At The Forefront Of Disability And Elder Law

When a trustee has the right to sell trust property

On Behalf of | Feb 26, 2024 | Estate Planning |

Acting as a trustee involves understanding the legal basis for you to make certain decisions regarding a trust. This can include selling off property contained in the trust.

Without established authority to sell off trust assets, you could end up in probate court if the trust beneficiaries decide you lack the power to conduct any sales of trust property.

Trust documents as authorization

A trust is a legal arrangement where a trustee manages assets for beneficiaries. The terms of the trust, outlined in trust documents created by the trust creator, provide the rules and instructions you as the trustee must follow.

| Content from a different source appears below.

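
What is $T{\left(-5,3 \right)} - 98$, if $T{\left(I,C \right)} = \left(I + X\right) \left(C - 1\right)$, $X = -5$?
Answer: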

The trust documents give the trustee authorization to manage trust assets, which may include selling some or all of the trust property. The trust instructions should also tell you what to do with the profits, if you are to invest them or distribute them to beneficiaries, among other possibilities.

Beneficiary permission

If the trust documents grant you explicit powers and even requirements to sell trust assets, you should not need permission from beneficiaries unless the trust states otherwise. Still, having beneficiaries sign off on the property sales could further secure your position and prevent objections later on.

Trustees selling to themselves

You might also be a beneficiary of the trust. If other family members are beneficiaries, you may seek approval before selling trust assets to avoid conflicts. This can be especially important if you wish to sell trust property to yourself.

Since selling trust assets to yourself could be a problematic situation, it may be prudent to examine the trust documents carefully as they might forbid you from selling assets to yourself or to another trust you administer. However, this is less of a problem if you are also the trust creator and placed the property in the trust in the first place.

Managing a trust entails making sure you do not violate your fiduciary duty to trust beneficiaries. Maintaining transparency and avoiding financial decisions that appear to serve your interests above the beneficiaries can keep you from unnecessary litigation.